As the author points out, most companies are not brand leaders; they are somewhere lower down the list, striving to achieve greater return with increasingly limited resources – the Challenger Brands.
His own experience working with several of these Challenger Brands has allowed Morgan to observe eight common characteristics that these companies shared in the way that they prepared for, approached and behaved in the marketplace. He calls these the Eight Credos.
With a chapter devoted to each of the eight, Morgan conveys the essence of the fighting spirit and ideas-centred approach that successful Challenger Brands bring to the market. More than a ‘How To’ book, Eating The Big Fish gives you another vision of what is possible if you do not want to just settle down and wait for retirement.
If you follow the message of this book, you will find yourself digging deep to ask yourself what your business is really all about; your levels of commitment will be tested and re-examined. Again and again the message comes through that being a Challenger is a state of mind.
The reason we like this book is because the Challenger Brand message is exactly what the players in the Halal Market need to hear. We are up of Challenger Brands, whether we are in the Halal Food business, Islamic Finance, Takaful, Muslim Travel, Islamic Fashion… we are all challengers.
Again and again while reading this book, I thought myself, this is what the Halal industry needs to hear. So many of the ideas fit ‘Malaysia Boleh’ spirit. Malaysia is a Challenger Brand; Halal, if you will, is a Challenger Brand.
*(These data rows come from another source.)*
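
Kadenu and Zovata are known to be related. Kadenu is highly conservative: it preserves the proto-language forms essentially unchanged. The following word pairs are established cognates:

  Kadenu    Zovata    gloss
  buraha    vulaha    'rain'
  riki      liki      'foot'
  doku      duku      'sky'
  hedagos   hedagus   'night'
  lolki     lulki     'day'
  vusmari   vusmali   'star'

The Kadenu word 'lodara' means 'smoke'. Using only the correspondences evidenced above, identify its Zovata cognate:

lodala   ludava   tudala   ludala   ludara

ludala

doku ~ duku, hedagos ~ hedagus — Kadenu o corresponds to Zovata u after a consonant, before a consonant other than r, m, n, p, b, f, v.
buraha ~ vulaha — Kadenu r corresponds to Zovata l between vowels (before a back vowel).
Applying these to Kadenu 'lodara':
  lodara → ludara   (o→u after a consonant, before a consonant other than r, m, n, p, b, f, v)
  ludara → ludala   (r→l between vowels (before a back vowel))
So the Zovata cognate is 'ludala'.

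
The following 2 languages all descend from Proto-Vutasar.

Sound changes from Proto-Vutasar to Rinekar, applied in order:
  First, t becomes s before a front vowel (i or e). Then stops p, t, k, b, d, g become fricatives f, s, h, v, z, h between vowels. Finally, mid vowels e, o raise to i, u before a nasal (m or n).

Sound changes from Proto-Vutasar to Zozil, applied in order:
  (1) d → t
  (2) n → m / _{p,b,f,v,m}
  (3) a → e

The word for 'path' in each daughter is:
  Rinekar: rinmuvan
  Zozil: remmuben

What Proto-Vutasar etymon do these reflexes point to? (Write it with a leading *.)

Position 7: Rinekar has a, Zozil has e. Rinekar preserves a here (none of its changes turn any other segment into a), so the proto-segment is *a.
Position 3: Rinekar has n, Zozil has m. Rinekar preserves n here (none of its changes turn any other segment into n), so the proto-segment is *n.
Position 6: Rinekar has v, Zozil has b. Zozil preserves b here (none of its changes turn any other segment into b), so the proto-segment is *b.
This points to *renmuban. Verify forward in each daughter:
Rinekar: *renmuban > renmuvan > rinmuvan  (by intervocalic lenition, pre-nasal raising)
Zozil: *renmuban > remmuban > remmuben  (by nasal place assimilation, vowel merger)
Only *renmuban yields all of Rinekar rinmuvan, Zozil remmuben.

*renmuban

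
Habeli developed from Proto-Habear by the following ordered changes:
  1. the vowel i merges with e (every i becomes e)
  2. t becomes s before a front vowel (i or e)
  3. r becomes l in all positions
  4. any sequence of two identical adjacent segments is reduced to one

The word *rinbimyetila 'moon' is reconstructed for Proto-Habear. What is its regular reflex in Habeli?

Habeli: start from *rinbimyetila.
  rule 1 (vowel merger): rinbimyetila → renbemyetela
  rule 2 (palatalisation): renbemyetela → renbemyesela
  rule 3 (unconditioned shift): renbemyesela → lenbemyesela
  rule 4: no change — lenbemyesela
  ⇒ Habeli lenbemyesela

lenbemyesela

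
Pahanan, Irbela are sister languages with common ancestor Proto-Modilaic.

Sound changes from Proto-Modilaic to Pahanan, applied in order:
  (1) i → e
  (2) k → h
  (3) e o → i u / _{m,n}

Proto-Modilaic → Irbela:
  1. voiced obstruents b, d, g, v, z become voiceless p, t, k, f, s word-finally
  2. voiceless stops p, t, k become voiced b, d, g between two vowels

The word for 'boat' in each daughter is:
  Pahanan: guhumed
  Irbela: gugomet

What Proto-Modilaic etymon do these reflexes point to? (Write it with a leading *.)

Position 4: Pahanan has u, Irbela has o. Irbela preserves o here (none of its changes turn any other segment into o), so the proto-segment is *o.
Position 3: Pahanan has h, Irbela has g. Taking the neighbouring segments as reconstructed: Pahanan h could go back to *k or *h; Irbela g could go back to *k or *g — the one source consistent with every daughter is *k.
Position 7: Pahanan has d, Irbela has t. Pahanan preserves d here (none of its changes turn any other segment into d), so the proto-segment is *d.
Verify the candidate proto-form against each daughter:
Pahanan: *gukomed
  gukomed (rule 1 does not apply)
  gukomed → guhomed   [unconditioned shift]
  guhomed → guhumed   [pre-nasal raising]
  giving Pahanan guhumed.
Irbela: *gukomed
  gukomed → gukomet   [final devoicing]
  gukomet → gugomet   [intervocalic voicing]
  giving Irbela gugomet.
No other proto-form is consistent with every reflex, so the reconstruction is *gukomed.

*gukomed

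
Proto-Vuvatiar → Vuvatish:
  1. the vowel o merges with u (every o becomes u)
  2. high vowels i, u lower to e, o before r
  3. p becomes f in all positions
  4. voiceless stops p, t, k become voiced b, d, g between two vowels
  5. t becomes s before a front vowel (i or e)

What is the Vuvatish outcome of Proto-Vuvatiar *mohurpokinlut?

Vuvatish: start from *mohurpokinlut.
  rule 1 (vowel merger): mohurpokinlut → muhurpukinlut
  rule 2 (pre-rhotic lowering): muhurpukinlut → muhorpukinlut
  rule 3 (unconditioned shift): muhorpukinlut → muhorfukinlut
  rule 4 (intervocalic voicing): muhorfukinlut → muhorfuginlut
  rule 5: no change — muhorfuginlut
  ⇒ Vuvatish muhorfuginlut

muhorfuginlut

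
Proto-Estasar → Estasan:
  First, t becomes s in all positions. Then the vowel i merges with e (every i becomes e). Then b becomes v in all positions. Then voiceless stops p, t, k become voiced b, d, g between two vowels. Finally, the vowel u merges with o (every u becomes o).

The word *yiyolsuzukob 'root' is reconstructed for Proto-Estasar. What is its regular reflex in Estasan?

Estasan: *yiyolsuzukob
  yiyolsuzukob (rule 1 does not apply)
  yiyolsuzukob → yeyolsuzukob   [vowel merger]
  yeyolsuzukob → yeyolsuzukov   [unconditioned shift]
  yeyolsuzukov → yeyolsuzugov   [intervocalic voicing]
  yeyolsuzugov → yeyolsozogov   [vowel merger]
  giving Estasan yeyolsozogov.

yeyolsozogov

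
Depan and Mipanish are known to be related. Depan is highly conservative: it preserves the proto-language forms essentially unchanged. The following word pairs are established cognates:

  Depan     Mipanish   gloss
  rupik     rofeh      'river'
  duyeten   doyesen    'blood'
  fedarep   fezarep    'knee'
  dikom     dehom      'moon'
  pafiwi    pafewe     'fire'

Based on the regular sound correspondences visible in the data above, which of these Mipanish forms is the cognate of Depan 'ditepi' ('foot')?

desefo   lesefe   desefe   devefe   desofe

rupik ~ rofeh, dikom ~ dehom — Depan i corresponds to Mipanish e after a consonant, before a consonant other than r, m, n, p, b, f, v.
duyeten ~ doyesen — Depan t corresponds to Mipanish s between vowels (before a front vowel).
rupik ~ rofeh — Depan p corresponds to Mipanish f between vowels (before a front vowel).
pafiwi ~ pafewe — Depan i corresponds to Mipanish e word-finally.
Applying these to Depan 'ditepi':
  ditepi → detepi   (i→e after a consonant, before a consonant other than r, m, n, p, b, f, v)
  detepi → desepi   (t→s between vowels (before a front vowel))
  desepi → desefi   (p→f between vowels (before a front vowel))
  desefi → desefe   (i→e word-finally)
So the Mipanish cognate is 'desefe'.

desefe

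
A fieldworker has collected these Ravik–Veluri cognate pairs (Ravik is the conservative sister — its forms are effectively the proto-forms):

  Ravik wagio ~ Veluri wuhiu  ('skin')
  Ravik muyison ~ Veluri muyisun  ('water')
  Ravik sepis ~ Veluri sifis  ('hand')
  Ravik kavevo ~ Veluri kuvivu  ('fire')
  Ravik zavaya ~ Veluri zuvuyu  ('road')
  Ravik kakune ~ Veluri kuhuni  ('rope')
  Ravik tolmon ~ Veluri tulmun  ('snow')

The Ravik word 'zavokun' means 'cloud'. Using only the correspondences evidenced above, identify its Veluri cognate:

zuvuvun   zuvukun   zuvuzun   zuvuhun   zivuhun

zuvuhun

kavevo ~ kuvivu, zavaya ~ zuvuyu — Ravik a corresponds to Veluri u after a consonant, before a labial obstruent.
tolmon ~ tulmun — Ravik o corresponds to Veluri u after a consonant, before a consonant other than r, m, n, p, b, f, v.
kakune ~ kuhuni — Ravik k corresponds to Veluri h between vowels (before a back vowel).
Applying these to Ravik 'zavokun':
  zavokun → zuvokun   (a→u after a consonant, before a labial obstruent)
  zuvokun → zuvukun   (o→u after a consonant, before a consonant other than r, m, n, p, b, f, v)
  zuvukun → zuvuhun   (k→h between vowels (before a back vowel))
So the Veluri cognate is 'zuvuhun'.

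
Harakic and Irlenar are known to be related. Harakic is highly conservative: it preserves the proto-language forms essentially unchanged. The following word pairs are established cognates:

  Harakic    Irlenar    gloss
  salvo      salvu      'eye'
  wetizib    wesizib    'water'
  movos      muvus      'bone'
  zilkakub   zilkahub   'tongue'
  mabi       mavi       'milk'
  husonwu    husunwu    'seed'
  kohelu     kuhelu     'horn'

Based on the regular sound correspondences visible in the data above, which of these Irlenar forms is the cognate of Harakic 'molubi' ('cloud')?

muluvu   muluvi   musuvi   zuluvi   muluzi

muluvi

movos ~ muvus, kohelu ~ kuhelu — Harakic o corresponds to Irlenar u after a consonant, before a consonant other than r, m, n, p, b, f, v.
mabi ~ mavi — Harakic b corresponds to Irlenar v between vowels (before a front vowel).
Applying these to Harakic 'molubi':
  molubi → mulubi   (o→u after a consonant, before a consonant other than r, m, n, p, b, f, v)
  mulubi → muluvi   (b→v between vowels (before a front vowel))
So the Irlenar cognate is 'muluvi'.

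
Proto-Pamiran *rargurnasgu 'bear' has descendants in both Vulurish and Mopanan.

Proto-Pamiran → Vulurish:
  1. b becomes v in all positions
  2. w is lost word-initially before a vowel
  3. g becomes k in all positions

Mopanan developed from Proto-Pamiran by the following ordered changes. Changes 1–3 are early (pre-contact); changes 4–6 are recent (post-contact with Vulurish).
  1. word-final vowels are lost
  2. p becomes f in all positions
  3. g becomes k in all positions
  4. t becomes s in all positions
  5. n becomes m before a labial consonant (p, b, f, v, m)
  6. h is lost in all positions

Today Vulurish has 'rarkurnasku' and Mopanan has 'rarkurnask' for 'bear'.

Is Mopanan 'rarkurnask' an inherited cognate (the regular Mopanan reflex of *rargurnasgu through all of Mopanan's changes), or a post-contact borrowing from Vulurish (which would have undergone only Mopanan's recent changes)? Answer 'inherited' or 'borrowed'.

If inherited, *rargurnasgu would pass through all of Mopanan's changes:
Mopanan: *rargurnasgu > rargurnasg > rarkurnask  (by apocope, unconditioned shift)
If borrowed from Vulurish 'rarkurnasku' after the early changes, it would undergo only the recent ones:
  rule 4 (unconditioned shift): no change (rarkurnasku)
  rule 5 (nasal place assimilation): no change (rarkurnasku)
  rule 6 (h-loss): no change (rarkurnasku)
  ⇒ as a loan: rarkurnasku
Mopanan 'rarkurnask' matches the inherited outcome exactly, so it is an inherited cognate, not a loan.

inherited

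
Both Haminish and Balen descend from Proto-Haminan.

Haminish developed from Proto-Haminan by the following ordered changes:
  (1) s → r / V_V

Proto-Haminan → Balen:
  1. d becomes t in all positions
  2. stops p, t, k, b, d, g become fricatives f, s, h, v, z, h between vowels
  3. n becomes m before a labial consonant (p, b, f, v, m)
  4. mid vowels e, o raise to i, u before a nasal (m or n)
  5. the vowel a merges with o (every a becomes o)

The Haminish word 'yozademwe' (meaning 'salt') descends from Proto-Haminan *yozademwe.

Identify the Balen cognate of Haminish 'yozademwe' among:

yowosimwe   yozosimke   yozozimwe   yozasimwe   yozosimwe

yozosimwe

Balen: *yozademwe
  yozademwe → yozatemwe   [unconditioned shift]
  yozatemwe → yozasemwe   [intervocalic lenition]
  yozasemwe (rule 3 does not apply)
  yozasemwe → yozasimwe   [pre-nasal raising]
  yozasimwe → yozosimwe   [vowel merger]
  giving Balen yozosimwe.
The other candidates each miss or misapply at least one Balen change.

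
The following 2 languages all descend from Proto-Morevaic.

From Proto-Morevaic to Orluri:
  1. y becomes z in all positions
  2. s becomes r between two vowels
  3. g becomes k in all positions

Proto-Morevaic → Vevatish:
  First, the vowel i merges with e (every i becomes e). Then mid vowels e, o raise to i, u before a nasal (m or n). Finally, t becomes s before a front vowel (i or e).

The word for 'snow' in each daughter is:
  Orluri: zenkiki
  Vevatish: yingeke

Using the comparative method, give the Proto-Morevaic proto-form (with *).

Position 5: Orluri has i, Vevatish has e. Orluri preserves i here (none of its changes turn any other segment into i), so the proto-segment is *i.
Position 7: Orluri has i, Vevatish has e. Orluri preserves i here (none of its changes turn any other segment into i), so the proto-segment is *i.
This points to *yengiki. Verify forward in each daughter:
Orluri: start from *yengiki.
  rule 1 (unconditioned shift): yengiki → zengiki
  rule 2: no change — zengiki
  rule 3 (unconditioned shift): zengiki → zenkiki
  ⇒ Orluri zenkiki
Vevatish: *yengiki > yengeke > yingeke  (by vowel merger, pre-nasal raising)
Only *yengiki yields all of Orluri zenkiki, Vevatish yingeke.

*yengiki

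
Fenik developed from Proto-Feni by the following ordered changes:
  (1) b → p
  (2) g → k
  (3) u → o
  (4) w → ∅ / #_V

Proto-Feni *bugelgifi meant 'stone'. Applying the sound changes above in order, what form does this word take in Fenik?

Fenik: start from *bugelgifi.
  rule 1 (unconditioned shift): bugelgifi → pugelgifi
  rule 2 (unconditioned shift): pugelgifi → pukelkifi
  rule 3 (vowel merger): pukelkifi → pokelkifi
  rule 4: no change — pokelkifi
  ⇒ Fenik pokelkifi

pokelkifi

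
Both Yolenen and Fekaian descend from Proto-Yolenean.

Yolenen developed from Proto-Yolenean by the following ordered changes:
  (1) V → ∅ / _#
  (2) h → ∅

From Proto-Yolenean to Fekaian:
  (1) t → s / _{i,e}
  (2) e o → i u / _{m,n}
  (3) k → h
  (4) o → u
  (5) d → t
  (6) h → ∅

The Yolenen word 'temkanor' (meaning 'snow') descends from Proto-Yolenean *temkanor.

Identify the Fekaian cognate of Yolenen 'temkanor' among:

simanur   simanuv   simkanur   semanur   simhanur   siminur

Fekaian: *temkanor
  temkanor → semkanor   [palatalisation]
  semkanor → simkanor   [pre-nasal raising]
  simkanor → simhanor   [unconditioned shift]
  simhanor → simhanur   [vowel merger]
  simhanur (rule 5 does not apply)
  simhanur → simanur   [h-loss]
  giving Fekaian simanur.
The other candidates each miss or misapply at least one Fekaian change.

simanur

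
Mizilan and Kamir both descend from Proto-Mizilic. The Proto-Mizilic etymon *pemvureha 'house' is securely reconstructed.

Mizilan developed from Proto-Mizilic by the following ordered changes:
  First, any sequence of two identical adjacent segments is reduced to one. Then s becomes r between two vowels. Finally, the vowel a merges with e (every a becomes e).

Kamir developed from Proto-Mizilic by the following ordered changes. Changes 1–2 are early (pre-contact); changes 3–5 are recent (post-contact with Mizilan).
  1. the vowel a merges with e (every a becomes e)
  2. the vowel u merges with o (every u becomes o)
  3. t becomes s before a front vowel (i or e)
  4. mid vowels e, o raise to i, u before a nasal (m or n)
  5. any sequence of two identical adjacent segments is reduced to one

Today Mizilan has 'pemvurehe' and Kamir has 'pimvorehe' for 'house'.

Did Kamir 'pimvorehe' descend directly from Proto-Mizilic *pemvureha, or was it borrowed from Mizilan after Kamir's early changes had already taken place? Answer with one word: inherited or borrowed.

If inherited, *pemvureha would pass through all of Kamir's changes:
Kamir: *pemvureha > pemvurehe > pemvorehe > pimvorehe  (by vowel merger, vowel merger, pre-nasal raising)
If borrowed from Mizilan 'pemvurehe' after the early changes, it would undergo only the recent ones:
  rule 3 (palatalisation): no change (pemvurehe)
  rule 4 (pre-nasal raising): pemvurehe → pimvurehe
  rule 5 (degemination): no change (pimvurehe)
  ⇒ as a loan: pimvurehe
Kamir 'pimvorehe' matches the inherited outcome exactly, so it is an inherited cognate, not a loan.

inherited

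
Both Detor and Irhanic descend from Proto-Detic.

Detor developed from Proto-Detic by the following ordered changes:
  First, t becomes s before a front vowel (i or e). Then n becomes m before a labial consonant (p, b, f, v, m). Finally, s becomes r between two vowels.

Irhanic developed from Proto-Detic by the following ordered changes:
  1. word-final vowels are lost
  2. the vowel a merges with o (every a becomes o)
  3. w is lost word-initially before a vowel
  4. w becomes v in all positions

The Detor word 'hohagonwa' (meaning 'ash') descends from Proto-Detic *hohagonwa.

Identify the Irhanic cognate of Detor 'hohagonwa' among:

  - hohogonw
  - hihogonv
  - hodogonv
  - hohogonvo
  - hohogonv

Irhanic: *hohagonwa > hohagonw > hohogonw > hohogonv  (by apocope, vowel merger, unconditioned shift)
The other candidates each miss or misapply at least one Irhanic change.

hohogonv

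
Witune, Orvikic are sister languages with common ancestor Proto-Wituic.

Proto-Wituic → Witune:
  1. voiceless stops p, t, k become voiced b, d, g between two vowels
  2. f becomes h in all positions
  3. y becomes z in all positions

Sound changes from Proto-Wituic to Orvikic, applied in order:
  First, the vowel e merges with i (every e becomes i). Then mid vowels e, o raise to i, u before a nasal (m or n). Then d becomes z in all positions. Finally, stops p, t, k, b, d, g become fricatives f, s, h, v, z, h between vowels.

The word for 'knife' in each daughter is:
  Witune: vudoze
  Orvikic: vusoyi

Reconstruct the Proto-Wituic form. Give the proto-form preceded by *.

*vutoye

Position 3: Witune has d, Orvikic has s. Taking the neighbouring segments as reconstructed: Witune d could go back to *t or *d; Orvikic s could go back to *t or *s — the one source consistent with every daughter is *t.
Position 5: Witune has z, Orvikic has y. Orvikic preserves y here (none of its changes turn any other segment into y), so the proto-segment is *y.
Position 6: Witune has e, Orvikic has i. Witune preserves e here (none of its changes turn any other segment into e), so the proto-segment is *e.
The remaining positions agree across the daughters. Check the candidate against every language:
Witune: *vutoye
  vutoye → vudoye   [intervocalic voicing]
  vudoye (rule 2 does not apply)
  vudoye → vudoze   [unconditioned shift]
  giving Witune vudoze.
Orvikic: *vutoye > vutoyi > vusoyi  (by vowel merger, intervocalic lenition)
No other proto-form is consistent with every reflex, so the reconstruction is *vutoye.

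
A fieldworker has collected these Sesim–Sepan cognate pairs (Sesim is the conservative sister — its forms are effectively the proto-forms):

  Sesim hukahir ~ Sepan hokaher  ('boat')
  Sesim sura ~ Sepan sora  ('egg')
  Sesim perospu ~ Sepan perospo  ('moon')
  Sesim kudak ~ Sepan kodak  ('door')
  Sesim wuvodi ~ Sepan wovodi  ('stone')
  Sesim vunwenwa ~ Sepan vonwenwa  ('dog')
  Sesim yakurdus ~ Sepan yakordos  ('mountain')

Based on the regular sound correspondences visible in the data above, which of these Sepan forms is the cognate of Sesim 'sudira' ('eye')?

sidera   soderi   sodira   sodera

sodera

hukahir ~ hokaher, kudak ~ kodak — Sesim u corresponds to Sepan o after a consonant, before a consonant other than r, m, n, p, b, f, v.
hukahir ~ hokaher — Sesim i corresponds to Sepan e after a consonant, before r.
Applying these to Sesim 'sudira':
  sudira → sodira   (u→o after a consonant, before a consonant other than r, m, n, p, b, f, v)
  sodira → sodera   (i→e after a consonant, before r)
So the Sepan cognate is 'sodera'.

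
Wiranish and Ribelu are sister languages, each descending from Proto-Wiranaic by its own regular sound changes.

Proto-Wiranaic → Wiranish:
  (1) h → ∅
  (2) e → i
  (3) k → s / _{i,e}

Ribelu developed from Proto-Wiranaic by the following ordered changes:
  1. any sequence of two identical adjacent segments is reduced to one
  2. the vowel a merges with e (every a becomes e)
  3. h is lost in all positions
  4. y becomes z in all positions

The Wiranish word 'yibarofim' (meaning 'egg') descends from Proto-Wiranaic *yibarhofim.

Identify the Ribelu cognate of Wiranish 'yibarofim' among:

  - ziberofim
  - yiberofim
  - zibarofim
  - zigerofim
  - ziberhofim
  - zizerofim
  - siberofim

Ribelu: *yibarhofim
  yibarhofim (rule 1 does not apply)
  yibarhofim → yiberhofim   [vowel merger]
  yiberhofim → yiberofim   [h-loss]
  yiberofim → ziberofim   [unconditioned shift]
  giving Ribelu ziberofim.
Among the options, 'ziberofim' alone shows every Ribelu change applied in order.

ziberofim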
One of the best examples in the book is the way the Swiss Watch manufacturers responded when confronted with extinction in the form of a new breed of Japanese watch manufacturers. They completely re-invented themselves, and broke with almost every single dimension of their long illustrious history of Swiss watch making. They made cheap disposable watches in brightly coloured plastics that were fun rather than formal, and so created not only one of the most successful business stories of the last thirty years, but an icon of popular culture. Swatch was born.
With Halal now on the brink of global recognition, and a consuming public hungry for products – including financial ones – that are clean, safe, ethical and trustworthy, the message of this book is music to the ears of any company with an appetite for bigger fish. Read it and let your enthusiasm flow. Then put its message into practice.